日野自動車は本日(2018年4月26日)、2017年度の決算会見を開いた。北京モーターショーの会期中で、クルマの電動化について多くのメディアが報じている最中だったことも影響したのか、質疑応答では日野自動車の電動化に関する取り組みについて質問があった。

「再三、日野はEVに積極的ではないといわれ(報道され)、若干、思いが伝わっていないかなと思う」。電動化に関する質問に対し、このように切り出した日野自動車の下義生社長は、「EVは必要な技術。例えば都市内への乗り入れ規制とか、深夜とか、環境だけではなく『音』など、商用車にとっていろいろ利点がある」(以下、発言は下社長)との考えを示した。モーターで走るEVは走行音が静かであるため、騒音の面からも商用車を電動化するのは悪くないとの発言だ。

  • 日野自動車の下義生社長

    2017年度の決算会見に登壇した日野自動車の下義生社長

クルマの電動化は環境面からの観点で語られることが多いが、その部分については「『Well-to-Wheel』(ウェル・トゥー・ホイール、燃料採掘から車両走行まで)で考えて、最善かどうかの評価をしっかりとやる必要がある」とした。「Well-to-Wheel」とは、クルマが走行時に排出するCO2だけでなく、クルマの燃料が作られる過程で発生するCO2も含め、全体でいかに削減していくかが重要という考え方だ。

商品化の課題とは何か

環境面のメリットについてはしっかりと見極めていく必要があるが、EV技術は重要との考えを示した下社長。では、日野は電動トラックをいつ、発売するのか。

この点について下社長は、「言い過ぎかもしれないが、いつでも出せる」としつつも、「マーケット、お客様にしっかり評価してもらえるEVを出す」のであれば、「商用車にはコストの問題が付いて回る」ので、すぐには難しいとの考えを示した。
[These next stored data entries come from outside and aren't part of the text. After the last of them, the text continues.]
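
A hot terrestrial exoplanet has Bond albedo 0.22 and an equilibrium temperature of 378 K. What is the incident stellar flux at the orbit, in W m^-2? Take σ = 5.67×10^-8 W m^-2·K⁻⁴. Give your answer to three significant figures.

5940 W m^-2

Invert the energy balance for S: S = 4σT⁴/(1−α).
The emitted flux is σT⁴ = 1158 W m^-2.
So S = 4×1158/(1−0.22) = 5936 W m^-2.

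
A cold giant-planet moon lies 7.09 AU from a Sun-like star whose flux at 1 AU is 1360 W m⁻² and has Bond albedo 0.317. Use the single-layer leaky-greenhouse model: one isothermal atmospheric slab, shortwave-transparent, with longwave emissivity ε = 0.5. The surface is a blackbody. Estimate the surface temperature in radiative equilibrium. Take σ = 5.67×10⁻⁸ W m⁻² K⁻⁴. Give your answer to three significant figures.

102 K

Flux at the orbit: S = 1360/(7.09)² = 27.05 W m⁻².
At the top of the atmosphere, σT_e⁴ = S(1−α)/4 = 4.620 W m⁻², giving T_e = 95.01 K.
Surface balance with a leaky layer gives σT_s⁴ = σT_e⁴·2/(2−ε), so T_s = T_e·[2/(2−0.5)]^(1/4) = 102.1 K.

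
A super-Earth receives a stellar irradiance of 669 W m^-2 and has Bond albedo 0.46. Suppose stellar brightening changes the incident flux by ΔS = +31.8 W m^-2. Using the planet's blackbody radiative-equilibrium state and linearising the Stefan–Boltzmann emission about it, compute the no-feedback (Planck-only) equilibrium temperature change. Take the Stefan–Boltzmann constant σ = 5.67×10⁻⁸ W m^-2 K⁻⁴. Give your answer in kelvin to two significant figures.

2.4 K

Unperturbed T_e = [669.0·(1−0.46)/(4σ)]^¼ = 199.8 K.
Only a fraction (1−α) is absorbed and it's spread over 4πR², so ΔF = (1−α)ΔS/4 = 4.293 W m^-2.
The Planck feedback parameter is 4σT_e³ = 1.808 W m^-2/K.
So ΔT₀ = 4.293/1.808 = 2.37 K.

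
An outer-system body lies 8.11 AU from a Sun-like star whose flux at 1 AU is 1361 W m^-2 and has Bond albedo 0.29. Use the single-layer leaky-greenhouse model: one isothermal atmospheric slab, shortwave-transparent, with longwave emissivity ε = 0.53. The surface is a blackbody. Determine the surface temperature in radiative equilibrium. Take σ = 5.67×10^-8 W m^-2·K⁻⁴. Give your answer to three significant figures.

96.9 K

By the inverse-square law, S = 1361/8.11² = 20.69 W m^-2.
At the top of the atmosphere, σT_e⁴ = S(1−α)/4 = 3.673 W m^-2, giving T_e = 89.71 K.
Surface balance with a leaky layer gives σT_s⁴ = σT_e⁴·2/(2−ε), so T_s = T_e·[2/(2−0.53)]^(1/4) = 96.89 K.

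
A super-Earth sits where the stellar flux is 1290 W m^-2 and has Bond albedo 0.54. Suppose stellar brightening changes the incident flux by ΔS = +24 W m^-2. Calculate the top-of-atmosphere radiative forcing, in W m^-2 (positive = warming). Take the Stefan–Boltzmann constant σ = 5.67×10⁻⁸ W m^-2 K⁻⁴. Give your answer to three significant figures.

2.76 W m^-2

Only a fraction (1−α) is absorbed and it's spread over 4πR², so ΔF = (1−α)ΔS/4 = 2.760 W m^-2.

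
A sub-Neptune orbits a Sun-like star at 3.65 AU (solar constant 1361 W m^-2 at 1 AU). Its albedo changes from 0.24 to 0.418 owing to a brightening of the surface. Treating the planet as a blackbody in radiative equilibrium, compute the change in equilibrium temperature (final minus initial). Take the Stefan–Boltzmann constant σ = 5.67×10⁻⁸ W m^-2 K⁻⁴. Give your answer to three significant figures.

Flux at the orbit: S = 1361/(3.65)² = 102.2 W m^-2.
Before: T₁ = [102.2·0.76/(4σ)]^(1/4) = 136.0 K.
Final:   T₂ = [S(1−0.418)/(4σ)]^(1/4) = 127.2 K.
ΔT = T₂ − T₁ = -8.778 K.

-8.78 kelvin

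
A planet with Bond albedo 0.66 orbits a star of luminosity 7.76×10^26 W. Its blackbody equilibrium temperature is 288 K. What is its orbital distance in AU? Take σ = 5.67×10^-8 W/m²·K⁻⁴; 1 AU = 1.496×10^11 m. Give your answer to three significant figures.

0.775 AU

The flux needed for this T is 4σT⁴/(1−0.66) = 4589 W/m².
From L = 4πd²S, d = √(7.76×10^26/(4π·4589)) = 1.160×10^11 m = 0.7754 AU.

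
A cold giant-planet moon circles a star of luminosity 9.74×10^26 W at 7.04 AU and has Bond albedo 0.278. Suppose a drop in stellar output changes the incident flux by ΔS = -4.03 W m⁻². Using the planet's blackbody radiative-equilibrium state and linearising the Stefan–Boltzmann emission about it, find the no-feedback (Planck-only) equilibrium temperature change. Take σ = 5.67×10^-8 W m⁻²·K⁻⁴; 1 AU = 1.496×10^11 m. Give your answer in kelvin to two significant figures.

-1.8 K

Orbital distance: d = 7.04 AU = 1.053×10^12 m.
Flux at the orbit: S = L/(4πd²) = 9.74×10^26/(4π·(1.05×10^12)²) = 69.88 W m⁻².
Unperturbed T_e = [69.88·(1−0.278)/(4σ)]^¼ = 122.1 K.
Only a fraction (1−α) is absorbed and it's spread over 4πR², so ΔF = (1−α)ΔS/4 = -0.7274 W m⁻².
Linearising σT⁴ gives d(σT⁴)/dT = 4σT_e³ = 0.4131 W m⁻² per K.
ΔT₀ = ΔF/λ_P = -0.7274/0.4131 = -1.76 K.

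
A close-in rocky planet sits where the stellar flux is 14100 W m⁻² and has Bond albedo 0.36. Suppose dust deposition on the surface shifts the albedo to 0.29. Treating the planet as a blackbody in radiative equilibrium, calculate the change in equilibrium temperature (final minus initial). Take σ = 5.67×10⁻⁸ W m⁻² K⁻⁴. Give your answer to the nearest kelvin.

Initial: T₁ = [S(1−0.36)/(4σ)]^(1/4) = 446.6 K.
After:  T₂ = [14100·0.71/(4σ)]^(1/4) = 458.4 K.
Change: 458.4 − 446.6 = 11.74 K.

12 kelvin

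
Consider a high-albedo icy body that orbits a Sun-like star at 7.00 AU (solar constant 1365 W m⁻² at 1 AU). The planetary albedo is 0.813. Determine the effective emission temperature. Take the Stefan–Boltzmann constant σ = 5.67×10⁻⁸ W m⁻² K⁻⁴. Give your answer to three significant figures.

69.2 K

By the inverse-square law, S = 1365/7.00² = 27.86 W m⁻².
Averaging over the sphere, the absorbed flux is S(1−α)/4 = 1.302 W m⁻².
Set σT⁴ = 1.302 → T = (1.302/σ)^(1/4) = 69.23 K.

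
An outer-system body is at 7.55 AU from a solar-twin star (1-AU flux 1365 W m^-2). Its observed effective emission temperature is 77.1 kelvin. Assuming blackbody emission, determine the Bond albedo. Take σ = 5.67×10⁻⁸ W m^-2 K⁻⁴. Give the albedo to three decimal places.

Irradiance scales as 1/d², so S = 1365 W m^-2 × (1/7.55)² = 23.95 W m^-2.
Rearranging the radiative balance, α = 1 − 4σT⁴/S.
σT⁴ = 2.004 W m^-2, so 4σT⁴ = 8.014 W m^-2.
Hence α = 1 − 8.014/23.95 = 0.6653.

0.665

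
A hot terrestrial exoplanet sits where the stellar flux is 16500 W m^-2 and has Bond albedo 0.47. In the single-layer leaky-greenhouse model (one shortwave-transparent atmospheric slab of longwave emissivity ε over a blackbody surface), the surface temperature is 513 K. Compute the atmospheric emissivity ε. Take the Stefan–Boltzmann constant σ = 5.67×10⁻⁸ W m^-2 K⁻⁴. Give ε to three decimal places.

Effective temperature: T_e = [S(1−α)/(4σ)]^(1/4) = 443.1 K.
Since (2−ε)/2 = (T_e/T_s)⁴ = 0.5567, ε = 0.8865.

0.887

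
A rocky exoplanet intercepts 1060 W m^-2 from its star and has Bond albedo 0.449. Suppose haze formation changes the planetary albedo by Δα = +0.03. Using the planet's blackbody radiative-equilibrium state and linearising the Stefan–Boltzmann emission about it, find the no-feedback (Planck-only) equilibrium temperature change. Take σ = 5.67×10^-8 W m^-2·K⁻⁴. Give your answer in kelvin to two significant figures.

-3.1 kelvin

Unperturbed T_e = [1060·(1−0.449)/(4σ)]^¼ = 225.3 K.
The change in absorbed flux is Δ[S(1−α)/4] = −SΔα/4 = -7.950 W m^-2.
The Planck feedback parameter is 4σT_e³ = 2.593 W m^-2/K.
ΔT₀ = ΔF/λ_P = -7.950/2.593 = -3.07 K.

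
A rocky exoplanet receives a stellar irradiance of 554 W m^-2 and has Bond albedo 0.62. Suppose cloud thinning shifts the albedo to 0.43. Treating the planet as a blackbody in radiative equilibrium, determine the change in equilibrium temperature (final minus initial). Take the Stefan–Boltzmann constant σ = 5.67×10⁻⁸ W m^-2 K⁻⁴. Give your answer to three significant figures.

18.6 K

With α = 0.62, T₁ = 174.5 K.
With α = 0.43, T₂ = 193.2 K.
ΔT = T₂ − T₁ = 18.62 K.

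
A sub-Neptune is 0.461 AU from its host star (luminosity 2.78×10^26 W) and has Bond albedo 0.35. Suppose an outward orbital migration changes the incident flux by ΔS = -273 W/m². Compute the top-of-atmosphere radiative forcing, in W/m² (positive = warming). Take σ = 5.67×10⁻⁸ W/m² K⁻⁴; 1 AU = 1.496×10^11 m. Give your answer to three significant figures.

Orbital distance: d = 0.461 AU = 6.897×10^10 m.
Flux at the orbit: S = L/(4πd²) = 2.78×10^26/(4π·(6.90×10^10)²) = 4651 W/m².
Only a fraction (1−α) is absorbed and it's spread over 4πR², so ΔF = (1−α)ΔS/4 = -44.36 W/m².

-44.4 W/m²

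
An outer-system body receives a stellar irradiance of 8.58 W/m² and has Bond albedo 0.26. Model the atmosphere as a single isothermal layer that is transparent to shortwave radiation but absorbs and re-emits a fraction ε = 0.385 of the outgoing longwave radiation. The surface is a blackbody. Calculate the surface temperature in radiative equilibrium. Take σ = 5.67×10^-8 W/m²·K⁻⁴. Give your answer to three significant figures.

76.7 K

Effective emission temperature (TOA balance): σT_e⁴ = S(1−α)/4 = 1.587 W/m² → T_e = 72.74 K.
For a single slab of emissivity ε, T_s⁴ = 2T_e⁴/(2−ε); thus T_s = 72.74·(1.238)^(1/4) = 76.73 K.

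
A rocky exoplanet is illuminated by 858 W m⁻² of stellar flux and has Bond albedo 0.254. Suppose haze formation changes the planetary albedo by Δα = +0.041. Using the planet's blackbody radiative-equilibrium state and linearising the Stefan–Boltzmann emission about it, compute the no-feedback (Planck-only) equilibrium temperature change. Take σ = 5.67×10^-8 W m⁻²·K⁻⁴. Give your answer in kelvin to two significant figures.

-3.2 kelvin

Unperturbed T_e = [858.0·(1−0.254)/(4σ)]^¼ = 230.5 K.
TOA radiative forcing: ΔF = −S·Δα/4 = −858.0·(+0.041)/4 = -8.795 W m⁻².
Planck response: λ_P = 4σT_e³ = 4·5.67×10⁻⁸·(230.5)³ = 2.777 W m⁻²/K.
Hence the no-feedback warming is ΔF/(4σT_e³) = -3.17 K.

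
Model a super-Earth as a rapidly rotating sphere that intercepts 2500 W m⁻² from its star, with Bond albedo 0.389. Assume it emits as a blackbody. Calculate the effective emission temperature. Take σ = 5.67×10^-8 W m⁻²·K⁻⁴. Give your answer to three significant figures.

Absorbed flux (global mean): S(1−α)/4 = 2500·0.611/4 = 381.9 W m⁻².
Balancing against σT⁴: T = (381.9/5.67×10⁻⁸)^(1/4) = 286.5 K.

286 kelvin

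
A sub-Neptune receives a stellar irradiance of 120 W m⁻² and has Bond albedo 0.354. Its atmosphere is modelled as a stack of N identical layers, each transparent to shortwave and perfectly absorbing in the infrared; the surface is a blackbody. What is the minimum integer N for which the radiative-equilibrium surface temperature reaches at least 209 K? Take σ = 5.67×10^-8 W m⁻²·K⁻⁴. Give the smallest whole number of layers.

The effective emission temperature is T_e = [S(1−α)/(4σ)]^¼ = 136.0 K.
Need (N+1)T_e⁴ ≥ T_s⁴, i.e. N+1 ≥ (209/136.0)⁴ = 5.582.
The minimum whole number is N = 5.

5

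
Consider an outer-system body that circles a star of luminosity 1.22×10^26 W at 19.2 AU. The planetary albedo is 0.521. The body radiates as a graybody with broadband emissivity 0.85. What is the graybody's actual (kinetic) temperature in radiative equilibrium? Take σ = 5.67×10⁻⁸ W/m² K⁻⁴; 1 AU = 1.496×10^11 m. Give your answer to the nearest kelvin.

Orbital distance: d = 19.2 AU = 2.872×10^12 m.
S = L/(4πd²) = 1.177 W/m².
Averaging over the sphere, the absorbed flux is S(1−α)/4 = 0.1409 W/m².
Radiative balance εσT⁴ = 0.1409 gives T = [0.1409/(0.85·σ)]^(1/4) = 41.35 K.

41 K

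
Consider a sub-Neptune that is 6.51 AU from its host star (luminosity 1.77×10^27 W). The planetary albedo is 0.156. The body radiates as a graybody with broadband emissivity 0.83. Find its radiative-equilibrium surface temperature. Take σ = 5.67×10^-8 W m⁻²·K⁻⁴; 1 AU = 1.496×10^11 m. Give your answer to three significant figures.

161 K

d = 6.51 × 1.496×10^11 m = 9.739×10^11 m.
Spreading L over a sphere of radius d: S = 1.77×10^27/(4π·9.74×10^11²) = 148.5 W m⁻².
The planet absorbs (1−α)S over its disc πR² and re-emits over 4πR², so the mean absorbed flux is (1−0.156)·148.5/4 = 31.33 W m⁻².
Equating to εσT⁴ with ε = 0.83: T = (31.33/0.83σ)^(1/4) = 160.6 K.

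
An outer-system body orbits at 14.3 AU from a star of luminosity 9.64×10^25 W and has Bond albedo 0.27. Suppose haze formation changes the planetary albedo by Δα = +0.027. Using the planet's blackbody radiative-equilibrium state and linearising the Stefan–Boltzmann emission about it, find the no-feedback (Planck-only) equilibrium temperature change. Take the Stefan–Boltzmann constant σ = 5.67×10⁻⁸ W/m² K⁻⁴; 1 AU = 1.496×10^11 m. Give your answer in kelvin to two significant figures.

-0.45 K

Orbital distance: d = 14.3 AU = 2.139×10^12 m.
Spreading L over a sphere of radius d: S = 9.64×10^25/(4π·2.14×10^12²) = 1.676 W/m².
Reference equilibrium: T_e = [S(1−α)/(4σ)]^(1/4) = 48.20 K.
The change in absorbed flux is Δ[S(1−α)/4] = −SΔα/4 = -0.01131 W/m².
Linearising σT⁴ gives d(σT⁴)/dT = 4σT_e³ = 0.02539 W/m² per K.
ΔT₀ = ΔF/λ_P = -0.01131/0.02539 = -0.446 K.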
これはつまり、技術的に問題ない電気トラックならば「2020年過ぎに」出すことは可能だが、「ある領域のお客様に、100%EVにしよう」といってもらえるような電動トラック、つまり、コスト的に一般化が可能なレベルのクルマを出すのでれば、すぐにはハードルが高いとの見方だ。

日野はトヨタ自動車、マツダ、デンソーが共同で立ち上げたEV技術開発会社「EV C.A Spirit」に参加しており、つい最近の話としては、フォルクスワーゲン(VW)の商用車部門であるVWトラック&バスとの提携について検討を開始している。VWとの提携では電動化が主な協業分野の1つとなりそうだ。これらの動きで電動トラックのコスト低減を図れるかが今後の鍵を握る。